The Linux community is at its best when it works informally, quickly, with a broad base of people sharing common trust and purpose. The LSB needs to retrieve some of these qualities if it's going to succeed at its purpose.
What if it doesn't succeed? We've already been given a taste.
The Linux Standards Association, if it hadn't been so ineptly done and driven by emotion, could have been a significant threat to the LSB in coming up with a palatable standard that ISVs could embrace. It's very possible that a future effort similar to the LSA, but implemented better, could succeed -- especially if the LSB continues at its current pace.
I hear persistent rumours -- from too many different sources to have them simply laughed off -- that a major vendor such as IBM is looking to either throw its weight behind a current distribution or make one of its own.

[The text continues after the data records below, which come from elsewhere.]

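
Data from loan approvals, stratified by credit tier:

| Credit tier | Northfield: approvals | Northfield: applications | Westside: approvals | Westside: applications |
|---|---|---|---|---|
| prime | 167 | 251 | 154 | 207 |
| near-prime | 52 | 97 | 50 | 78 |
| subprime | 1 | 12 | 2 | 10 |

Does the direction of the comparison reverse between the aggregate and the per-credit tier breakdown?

Prime: Northfield 167/251 = 66.5%, Westside 154/207 = 74.4% → Westside
Near-prime: Northfield 52/97 = 53.6%, Westside 50/78 = 64.1% → Westside
Subprime: Northfield 1/12 = 8.3%, Westside 2/10 = 20.0% → Westside
Overall: Northfield 220/360 = 61.1%, Westside 206/295 = 69.8% → Westside
Westside wins overall and in every credit group — no reversal.

No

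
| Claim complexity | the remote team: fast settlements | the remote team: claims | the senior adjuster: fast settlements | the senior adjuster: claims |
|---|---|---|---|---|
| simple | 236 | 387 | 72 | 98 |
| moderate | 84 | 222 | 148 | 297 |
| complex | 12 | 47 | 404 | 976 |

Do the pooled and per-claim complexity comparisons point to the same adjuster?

No

Simple: the remote team 236/387 = 61.0%, the senior adjuster 72/98 = 73.5% → the senior adjuster
Moderate: the remote team 84/222 = 37.8%, the senior adjuster 148/297 = 49.8% → the senior adjuster
Complex: the remote team 12/47 = 25.5%, the senior adjuster 404/976 = 41.4% → the senior adjuster
Overall: the remote team 332/656 = 50.6%, the senior adjuster 624/1371 = 45.5% → the remote team
The senior adjuster wins each claim group but the remote team wins overall — the comparison reverses. The senior adjuster's claims skew toward complex, which has a lower base rate.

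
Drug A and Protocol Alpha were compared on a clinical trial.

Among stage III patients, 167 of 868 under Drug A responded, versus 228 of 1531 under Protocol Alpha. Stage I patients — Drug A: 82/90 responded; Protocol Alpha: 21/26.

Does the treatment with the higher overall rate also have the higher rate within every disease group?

Stage III: Drug A 167/868 = 19.2%, Protocol Alpha 228/1531 = 14.9% → Drug A
Stage I: Drug A 82/90 = 91.1%, Protocol Alpha 21/26 = 80.8% → Drug A
Overall: Drug A 249/958 = 26.0%, Protocol Alpha 249/1557 = 16.0% → Drug A
Drug A wins overall and in every disease group — no reversal.

Yes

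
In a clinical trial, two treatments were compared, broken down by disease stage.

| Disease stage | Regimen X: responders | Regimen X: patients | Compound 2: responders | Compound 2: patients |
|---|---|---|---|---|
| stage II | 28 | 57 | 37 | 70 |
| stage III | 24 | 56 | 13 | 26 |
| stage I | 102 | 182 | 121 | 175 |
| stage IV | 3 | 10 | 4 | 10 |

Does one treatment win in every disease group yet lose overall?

No

Stage II: Regimen X 28/57 = 49.1%, Compound 2 37/70 = 52.9% → Compound 2
Stage III: Regimen X 24/56 = 42.9%, Compound 2 13/26 = 50.0% → Compound 2
Stage I: Regimen X 102/182 = 56.0%, Compound 2 121/175 = 69.1% → Compound 2
Stage IV: Regimen X 3/10 = 30.0%, Compound 2 4/10 = 40.0% → Compound 2
Overall: Regimen X 157/305 = 51.5%, Compound 2 175/281 = 62.3% → Compound 2
Compound 2 wins overall and in every disease group — no reversal.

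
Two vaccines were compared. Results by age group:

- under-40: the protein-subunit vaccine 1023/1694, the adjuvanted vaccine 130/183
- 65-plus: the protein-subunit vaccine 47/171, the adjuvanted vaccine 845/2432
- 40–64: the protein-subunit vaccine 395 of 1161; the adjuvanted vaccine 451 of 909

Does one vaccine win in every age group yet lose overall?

Yes

Under-40: the protein-subunit vaccine 1023/1694 = 60.4%, the adjuvanted vaccine 130/183 = 71.0% → the adjuvanted vaccine
65-plus: the protein-subunit vaccine 47/171 = 27.5%, the adjuvanted vaccine 845/2432 = 34.7% → the adjuvanted vaccine
40–64: the protein-subunit vaccine 395/1161 = 34.0%, the adjuvanted vaccine 451/909 = 49.6% → the adjuvanted vaccine
Overall: the protein-subunit vaccine 1465/3026 = 48.4%, the adjuvanted vaccine 1426/3524 = 40.5% → the protein-subunit vaccine
The adjuvanted vaccine wins each age group but the protein-subunit vaccine wins overall — the comparison reverses. The adjuvanted vaccine's recipients skew toward 65-plus, which has a lower base rate.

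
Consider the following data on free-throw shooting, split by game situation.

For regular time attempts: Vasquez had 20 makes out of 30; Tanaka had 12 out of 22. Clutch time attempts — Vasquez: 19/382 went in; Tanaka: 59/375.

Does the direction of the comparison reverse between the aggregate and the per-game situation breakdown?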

If such a move happens, and no LSB snapshot is yet in place, many ISVs (especially those staying away from Linux now because of perceived instability) would simply flock to supporting that major vendor's distribution. From that point on, current distros wanting to run those applications will find themselves needing to follow the conventions and facilities dictated by someone else.
Is this a bad thing? Not to everyone. Many ISVs won't care less if a standard comes about by committee or decree. If it's reasonable. and stands a chance of lasting and being implemented on enough distros, an arbitrarily imposed standard may be good enough for many ISVs -- regardless of what noises come out of the current standards makers.
It's a reality that Linux, popular as it is, has appeared on the radar of those who succeed by beating competitors into submission. Their tactics, even when legal and legitimate, are usually hardball and frequently effective. The best way to cope with this coming assault is to do what the community does best -- work swiftly, informally, and keep to the same goals that have brought us this far.
The LSB must do what it must to move swiftly, and get back to the basics on which it was founded, rather than dwelling on trivia such as who's allowed to talk to whom (a somewhat strange objection in a supposedly-open process anyway). The original LI mandate, of being the minimum possible standard needed to satisfy the needs of VARs, has the double benefit of being both easier to create, and easier to sell, than the more-complex visions floating around.
Of course, making things happen faster may require the LSB to bring more people into the process than the tight little group running the show now. Perhaps the need for speed may convince the LSB that it'll be better off as a true community project, just like the operating system it's trying to support.
Linux is indeed a better re-invention of Unix because of its community model; its standards effort will only succeed if it follows the same path. I hope this happens; I don't cherish the alternative.